The $928 million deal will be led by the company’s Huntsville, Ala.-based space division. An Orlando-based team that will take advantage of the local team’s “expertise in aircraft integration” also will be involved, a spokeswoman said in an email.
The contract puts the company in the middle of a weapons race that has seen China and Russia aggressively pursue hypersonic missiles.
According to CNBC, Air Force Gen.
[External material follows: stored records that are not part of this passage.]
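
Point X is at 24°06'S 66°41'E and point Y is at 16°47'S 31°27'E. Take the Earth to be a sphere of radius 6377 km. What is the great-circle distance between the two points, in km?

3753 km

Haversine: a = sin²(Δφ/2)+cos φ₁ cos φ₂ sin²(Δλ/2) = 0.08412;  σ = 2·atan2(√a,√(1−a))
σ = 33.720° → d = Rσ = 6377·0.58853 = 3753 km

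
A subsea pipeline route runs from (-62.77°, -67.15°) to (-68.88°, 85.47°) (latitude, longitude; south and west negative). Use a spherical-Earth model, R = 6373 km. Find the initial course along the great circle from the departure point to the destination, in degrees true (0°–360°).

166.9°

θ = atan2( sin Δλ·cos φ₂ ,  cos φ₁ sin φ₂ − sin φ₁ cos φ₂ cos Δλ )
  = atan2(+0.1657, -0.7113) = 166.89°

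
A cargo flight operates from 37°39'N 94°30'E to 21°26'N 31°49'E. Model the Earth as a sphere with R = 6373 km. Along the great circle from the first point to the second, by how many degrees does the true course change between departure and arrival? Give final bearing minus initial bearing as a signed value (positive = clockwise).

At departure: θ₁ = atan2(sin Δλ cos φ₂, cos φ₁ sin φ₂ − sin φ₁ cos φ₂ cos Δλ) = 271.97°
At arrival: θ₂ = atan2(sin Δλ cos φ₁, −cos φ₂ sin φ₁ + sin φ₂ cos φ₁ cos Δλ) = 238.22°
Δθ = θ₂ − θ₁ = -33.7°

-33.7°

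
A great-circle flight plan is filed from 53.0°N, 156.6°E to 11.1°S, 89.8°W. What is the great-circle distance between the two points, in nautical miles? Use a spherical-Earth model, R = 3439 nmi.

6780 nmi

cos σ = sin φ₁ sin φ₂ + cos φ₁ cos φ₂ cos Δλ
      = sin(53.00°)sin(-11.10°) + cos(53.00°)cos(-11.10°)cos(113.60°) = -0.3902
σ = 112.966° → d = Rσ = 3439·1.97163 = 6780 nmi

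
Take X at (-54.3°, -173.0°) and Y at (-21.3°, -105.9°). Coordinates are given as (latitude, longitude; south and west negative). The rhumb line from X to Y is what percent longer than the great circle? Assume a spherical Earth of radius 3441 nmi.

2.5%

Great circle: σ = 1.0396 rad → d_gc = Rσ = 3577.3 nmi
Rhumb: Δφ = +0.5760, Δλ = +1.1711, Δψ = +0.7525, q = Δφ/Δψ = 0.7654 → d_rh = R√(Δφ²+q²Δλ²) = 3666.3 nmi
Excess = (3666.3 − 3577.3) / 3577.3 = 89.0 / 3577.3 = 2.49% ≈ 2.5%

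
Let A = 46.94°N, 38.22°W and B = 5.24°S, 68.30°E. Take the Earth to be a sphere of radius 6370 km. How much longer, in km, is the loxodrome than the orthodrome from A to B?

Great circle: cos σ = sin φ₁ sin φ₂ + cos φ₁ cos φ₂ cos Δλ,  σ = 1.8339 rad → d_gc = 11681.8 km
Rhumb line: Δψ = -1.0217, q = Δφ/Δψ = 0.8914, d_rh = R√(Δφ²+q²Δλ²) = 12045.4 km
Excess = 12045.4 − 11681.8 = 363.6 ≈ 364 km

364 km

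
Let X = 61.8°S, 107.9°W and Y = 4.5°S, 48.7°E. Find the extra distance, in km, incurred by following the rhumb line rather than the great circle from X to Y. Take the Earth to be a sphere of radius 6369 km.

Great circle: cos σ = sin φ₁ sin φ₂ + cos φ₁ cos φ₂ cos Δλ,  σ = 1.9425 rad → d_gc = 12371.8 km
Rhumb line: Δψ = +1.3030, q = Δφ/Δψ = 0.7675, d_rh = R√(Δφ²+q²Δλ²) = 14801.7 km
Excess = 14801.7 − 12371.8 = 2429.9 ≈ 2430 km

2430 km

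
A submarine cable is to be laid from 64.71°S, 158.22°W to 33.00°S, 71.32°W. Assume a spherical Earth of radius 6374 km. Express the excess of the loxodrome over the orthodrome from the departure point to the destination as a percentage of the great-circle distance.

6.4%

Great circle: σ = 1.0335 rad → d_gc = Rσ = 6587.5 km
Rhumb: Δφ = +0.5534, Δλ = +1.5167, Δψ = +0.8838, q = Δφ/Δψ = 0.6262 → d_rh = R√(Δφ²+q²Δλ²) = 7006.5 km
Excess = (7006.5 − 6587.5) / 6587.5 = 419.0 / 6587.5 = 6.36% ≈ 6.4%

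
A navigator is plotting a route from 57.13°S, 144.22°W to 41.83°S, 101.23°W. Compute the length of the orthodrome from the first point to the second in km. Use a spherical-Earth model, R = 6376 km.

3465 km

cos σ = sin φ₁ sin φ₂ + cos φ₁ cos φ₂ cos Δλ
      = sin(-57.13°)sin(-41.83°) + cos(-57.13°)cos(-41.83°)cos(42.99°) = 0.8560
σ = 31.134° → d = Rσ = 6376·0.54339 = 3465 km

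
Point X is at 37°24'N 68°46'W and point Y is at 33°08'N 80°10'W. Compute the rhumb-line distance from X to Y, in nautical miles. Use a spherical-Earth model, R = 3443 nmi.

Δψ = ln[tan(π/4+φ₂/2)/tan(π/4+φ₁/2)] = -0.0912;  Δφ = -0.0745 rad,  Δλ = -0.1990 rad
q = Δφ/Δψ = 0.8161
d = R·√(Δφ² + q²Δλ²) = 3443·0.17864 = 615 nmi

615 nmi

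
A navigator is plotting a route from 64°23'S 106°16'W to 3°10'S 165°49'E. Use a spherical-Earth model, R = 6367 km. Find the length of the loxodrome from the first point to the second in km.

Rhumb course C = atan2(Δλ, Δψ) with Δψ = ln[tan(π/4+φ₂/2)/tan(π/4+φ₁/2)] = +1.4260, Δλ = -1.5344 → C = 312.90°
d = R·|Δφ| / |cos C| = 6367·1.06843 / 0.68074 = 9993 km

9993 km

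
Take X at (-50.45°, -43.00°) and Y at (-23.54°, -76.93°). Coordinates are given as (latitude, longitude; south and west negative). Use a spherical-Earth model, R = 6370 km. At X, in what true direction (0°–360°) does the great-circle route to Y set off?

N = sin Δλ·cos φ₂ = -0.5117;  D = cos φ₁ sin φ₂ − sin φ₁ cos φ₂ cos Δλ = +0.3322
initial course = atan2(N, D) = 302.99°

303.0°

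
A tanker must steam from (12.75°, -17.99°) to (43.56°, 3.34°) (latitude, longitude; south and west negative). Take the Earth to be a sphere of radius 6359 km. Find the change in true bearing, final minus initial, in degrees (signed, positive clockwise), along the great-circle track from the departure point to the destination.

+10.5°

Initial bearing θ₁ = atan2(sin Δλ cos φ₂, cos φ₁ sin φ₂ − sin φ₁ cos φ₂ cos Δλ) = 26.74°
Final bearing θ₂ = (initial bearing from the destination back to the start) + 180° = 37.27°
Δθ = θ₂ − θ₁ = +10.5°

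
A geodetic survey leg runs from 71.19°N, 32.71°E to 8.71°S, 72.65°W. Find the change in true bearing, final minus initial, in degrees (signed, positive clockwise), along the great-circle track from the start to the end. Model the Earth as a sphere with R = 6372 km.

-83.2°

At departure: θ₁ = atan2(sin Δλ cos φ₂, cos φ₁ sin φ₂ − sin φ₁ cos φ₂ cos Δλ) = 281.79°
At arrival: θ₂ = atan2(sin Δλ cos φ₁, −cos φ₂ sin φ₁ + sin φ₂ cos φ₁ cos Δλ) = 198.62°
Δθ = θ₂ − θ₁ = -83.2°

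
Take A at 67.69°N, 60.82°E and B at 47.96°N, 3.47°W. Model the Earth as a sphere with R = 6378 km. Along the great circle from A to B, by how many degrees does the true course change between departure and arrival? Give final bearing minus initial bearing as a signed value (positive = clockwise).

At departure: θ₁ = atan2(sin Δλ cos φ₂, cos φ₁ sin φ₂ − sin φ₁ cos φ₂ cos Δλ) = 271.25°
At arrival: θ₂ = atan2(sin Δλ cos φ₁, −cos φ₂ sin φ₁ + sin φ₂ cos φ₁ cos Δλ) = 214.52°
Δθ = θ₂ − θ₁ = -56.7°

-56.7°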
John Hyten told an armed services committee that the U.S. needed to develop the system as a deterrent to other countries.
“We don’t have any defense that could deny the employment of such a weapon against us,” he said in March.
The contract calls for the missile’s design, development and testing, along with its integration with aircraft.
Employing more than 7,000 in Central Florida, Lockheed Martin is expected to hire 500 more by early 2020 with average salaries around $87,000 — and about 1,800 jobs nationwide by February 2020.
Lockheed Martin’s stock price increased by 0.5 percent Thursday, closing the day at $353.38 per share. Overall, it has increased by about 7 percent during the last month.
Officials broke ground in February on a 255,000-square-foot Orlando facility that will accommodate as many as 1,000 workers. That location, just south of the intersection of Sand Lake and Kirkman roads, is expected to debut in 2019.